TapTechNews October 5th news, the tech media NeoWin released a blog post yesterday (October 4th), reporting that Google is about to commercialize the Gemini 1.5 Flash 8B model, becoming Google's cheapest AI model.
TapTechNews reported in August this year that Google launched 3 experimental models of Gemini, among which Gemini 1.5 Flash 8B is a smaller-sized model of Gemini 1.5 Flash, with 8 billion parameters, specifically designed for multimodal tasks, including large-capacity tasks and long-text summarization tasks.
Compared to the original Gemini 1.5 Flash, Gemini 1.5 Flash 8B has lower latency and is especially suitable for tasks such as chatting, transcription, and long-text translation.

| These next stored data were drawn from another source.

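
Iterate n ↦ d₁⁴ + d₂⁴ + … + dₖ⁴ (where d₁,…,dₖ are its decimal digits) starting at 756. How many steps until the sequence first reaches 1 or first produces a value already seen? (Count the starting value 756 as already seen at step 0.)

11

756 → 7⁴ + 5⁴ + 6⁴ = 4322
4322 → 4⁴ + 3⁴ + 2⁴ + 2⁴ = 369
369 → 3⁴ + 6⁴ + 9⁴ = 7938
7938 → 7⁴ + 9⁴ + 3⁴ + 8⁴ = 13139
13139 → 1⁴ + 3⁴ + 1⁴ + 3⁴ + 9⁴ = 6725
6725 → 6⁴ + 7⁴ + 2⁴ + 5⁴ = 4338
4338 → 4⁴ + 3⁴ + 3⁴ + 8⁴ = 4514
4514 → 4⁴ + 5⁴ + 1⁴ + 4⁴ = 1138
1138 → 1⁴ + 1⁴ + 3⁴ + 8⁴ = 4179
4179 → 4⁴ + 1⁴ + 7⁴ + 9⁴ = 9219
9219 → 9⁴ + 2⁴ + 1⁴ + 9⁴ = 13139  — 13139 repeats.
That took 11 steps.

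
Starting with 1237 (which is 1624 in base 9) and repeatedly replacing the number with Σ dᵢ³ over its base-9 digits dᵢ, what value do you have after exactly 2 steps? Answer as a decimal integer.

1237 = (1,6,2,4)_9 → 1³ + 6³ + 2³ + 4³ = 289
289 = (3,5,1)_9 → 3³ + 5³ + 1³ = 153

153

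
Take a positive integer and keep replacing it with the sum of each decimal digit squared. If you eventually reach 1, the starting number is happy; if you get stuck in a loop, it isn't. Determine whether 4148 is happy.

4148 → 4² + 1² + 4² + 8² = 16 + 1 + 16 + 64 = 97
97 → 9² + 7² = 81 + 49 = 130
130 → 1² + 3² + 0² = 1 + 9 + 0 = 10
10 → 1² + 0² = 1 + 0 = 1  — reached 1.

happy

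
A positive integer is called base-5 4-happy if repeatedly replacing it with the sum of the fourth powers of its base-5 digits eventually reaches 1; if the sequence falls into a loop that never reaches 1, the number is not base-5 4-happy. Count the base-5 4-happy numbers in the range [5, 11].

1

5: 5 → 1  (reaches 1)
6: 6 → 2 → 16 → 82 → 98 → 418 → 244 → 594 → 674 → 514 → 528 → 338 → 194 → 354 → 528  (repeats 528)
7: 7 → 17 → 97 → 353 → 353  (repeats 353)
8: 8 → 82 → 98 → 418 → 244 → 594 → 674 → 514 → 528 → 338 → 194 → 354 → 528  (repeats 528)
9: 9 → 257 → 33 → 83 → 163 → 99 → 593 → 499 → 849 → 595 → 593  (repeats 593)
10: 10 → 16 → 82 → 98 → 418 → 244 → 594 → 674 → 514 → 528 → 338 → 194 → 354 → 528  (repeats 528)
11: 11 → 17 → 97 → 353 → 353  (repeats 353)
base-5 4-happy: 5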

Another highlight of Gemini 1.5 Flash 8B is its affordable price. The relevant billing will take effect on Monday, October 14th. TapTechNews attaches the following relevant information:
Under a context window of less than 128K, the cost per million tokens input prompt word is $0.0375 (about 0.26 RMB currently).

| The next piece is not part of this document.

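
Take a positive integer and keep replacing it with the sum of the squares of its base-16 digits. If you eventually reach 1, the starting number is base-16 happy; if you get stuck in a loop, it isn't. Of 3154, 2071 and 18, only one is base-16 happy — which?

2071

3154: 3154 → 173 → 269 → 170 → 200 → 208 → 169 → 181 → 146 → 85 → 50 → 13 → 169  — repeats 169 (not base-16 happy)
2071: 2071 → 114 → 53 → 34 → 8 → 64 → 16 → 1  — reaches 1 (base-16 happy)
18: 18 → 5 → 25 → 82 → 29 → 170 → 200 → 208 → 169 → 181 → 146 → 85 → 50 → 13 → 169  — repeats 169 (not base-16 happy)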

Under a context window of less than 128K, the cost per million tokens output prompt word is $0.15 (about 1.1 RMB currently).
Under a context window of less than 128K, the cost per million tokens cache prompt word is $0.01 (about 0.071 RMB currently).
As a comparison, the cost per million output tokens of the Gemini 1.5 Flash model is $0.3, and this price was implemented on August 12th, 2024, meaning that the price of the new version of Gemini 1.5 Flash 8B is directly halved compared to the original.